The only character who seems to be at all worried about the ethics
involved is Matthew's girlfriend Nicky (Valerie Edmond), who provides
the film with its common sense as well as its spiritual struggle, if
you will. Obviously she can smoke weed with the best of 'em but she
doesn't want to see the future father of her child incarcerated and
being chased by a prisoner "with a stiffy." Nicky is the one who ends
up sitting in church pondering what's right and wrong about what Grace
and Matthew are doing. "If you have to commit a crime to get what you
want," the priest says, "perhaps you weren't meant to have it."

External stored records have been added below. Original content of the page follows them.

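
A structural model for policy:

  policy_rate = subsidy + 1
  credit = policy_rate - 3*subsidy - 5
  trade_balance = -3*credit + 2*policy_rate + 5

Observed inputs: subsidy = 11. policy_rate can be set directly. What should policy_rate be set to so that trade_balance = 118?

Intervening on policy_rate fixes its value directly, overriding its dependence on subsidy.
Substituting into the credit equation gives credit = policy_rate - 38.
This gives trade_balance = -policy_rate + 119.
Solve -policy_rate + 119 = 118: policy_rate = (118 - 119) / -1 = 1.

policy_rate = 1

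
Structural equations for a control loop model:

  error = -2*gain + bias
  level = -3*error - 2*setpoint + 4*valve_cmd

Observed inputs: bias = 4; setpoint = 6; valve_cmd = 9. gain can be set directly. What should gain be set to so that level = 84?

Substituting into the error equation gives error = -2*gain + 4.
Substituting into the level equation gives level = 6*gain + 12.
Solve 6*gain + 12 = 84: gain = (84 - 12) / 6 = 12.

gain = 12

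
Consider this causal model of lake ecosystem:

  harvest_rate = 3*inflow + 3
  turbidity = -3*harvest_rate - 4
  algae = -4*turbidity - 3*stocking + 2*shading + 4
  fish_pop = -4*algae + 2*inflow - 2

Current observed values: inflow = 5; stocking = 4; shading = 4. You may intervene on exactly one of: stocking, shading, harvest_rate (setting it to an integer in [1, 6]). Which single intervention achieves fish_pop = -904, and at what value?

set shading = 2

Intervening on stocking: fish_pop = 12*stocking - 968. Reaching -904 requires stocking = 16/3, not an integer.
Intervening on shading: with other inputs at their observed values, fish_pop = -8*shading - 888. Solving for -904 gives shading = 2, within [1, 6].
Intervening on harvest_rate: fish_pop = -48*harvest_rate - 56. Reaching -904 requires harvest_rate = 53/3, not an integer.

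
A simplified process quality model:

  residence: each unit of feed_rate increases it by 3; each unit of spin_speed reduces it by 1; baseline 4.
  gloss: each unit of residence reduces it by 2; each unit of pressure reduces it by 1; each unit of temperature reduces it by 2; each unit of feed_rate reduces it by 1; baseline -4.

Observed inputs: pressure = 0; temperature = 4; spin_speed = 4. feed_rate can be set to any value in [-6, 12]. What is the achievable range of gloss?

-96 to 30

Substituting into the residence equation gives residence = 3*feed_rate.
Substituting into the gloss equation gives gloss = -7*feed_rate - 12.
Linear in feed_rate, so extremes are at the endpoints: feed_rate = -6 gives gloss = 30; feed_rate = 12 gives gloss = -96.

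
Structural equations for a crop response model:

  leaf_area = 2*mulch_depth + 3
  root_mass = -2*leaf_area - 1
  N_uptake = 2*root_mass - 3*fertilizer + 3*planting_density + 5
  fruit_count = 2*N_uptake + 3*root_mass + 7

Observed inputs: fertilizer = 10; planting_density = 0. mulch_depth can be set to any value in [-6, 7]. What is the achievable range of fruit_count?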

Without the albatross of the "pot story," Saving Grace might
have been a charming love story with quaint townspeople along the lines
of Four Weddings and a Funeral, or Local Hero,
or even The Full Monty, the film it most resembles. The characters
are true originals, from the pair of store-owners who mistakenly drink
Grace's hemp leaves thinking they're tea, then spend the day giggling
and stoned, to the drug dealer who can't complete the deal for fear
of missing his Dungeons and Dragons session.
Or Matthew's girlfriend Nicky, who appears to be the only model-cum-fisherman
who can gut salmon with the best of them. Another standout is Diana
Quick as Grace's husband's mistress Honey. Honey and Grace, it turns
out, have a lot in common and even share a drink over her dead husband's
erection, or lack thereof.
And of course, the ever-desirable Tcheky Karyo (La Femme Nikita)
as the French drug dealer who develops a crush on Grace. Karyo usually
plays the bad guy in films like Addicted to Love, but is far
more appealing as the sex-on-toast character he plays here.
What is most surprising about the film is that is carried almost entirely
by a middle-aged woman with a pot belly and bags under
her eyes, who yet remains nonetheless engaging and attractive.Blethyn
has proved with this film (and Little Voice) that Secrets
and Lies was no fluke, and moreoever, that romantic leads, and leads
in general, are not limited to the young.
While Saving Grace has a few great moments and some truly funny
jokes, by the end of the film, the plot becomes so ludicrous and "happy"
that you get the feeling the writers were stoned for days on end while
they concocted the plot. The other problem with the film, which isn't
really its fault, is that the marijuana plants look straight out of
a bad prop house, or aquarium shop.
In some ways Saving Grace begs to be bent another way, into
a world as protected and trusting as the fishing village in which it
takes place, a world where growing a harmless weed would be a matter
of choice, not breaking the law. The town, its people and, ultimately,
the film seem reminders of what should be, not what is.
The hot-button subject of marijuana was probably the reason the film
got made and certainly the reason the film is talked about at all. But
it's the relationships between this talented cast of original characters,
most of whom we've never seen in movies before, that ultimately saves
the film for both its protagonist and its audience.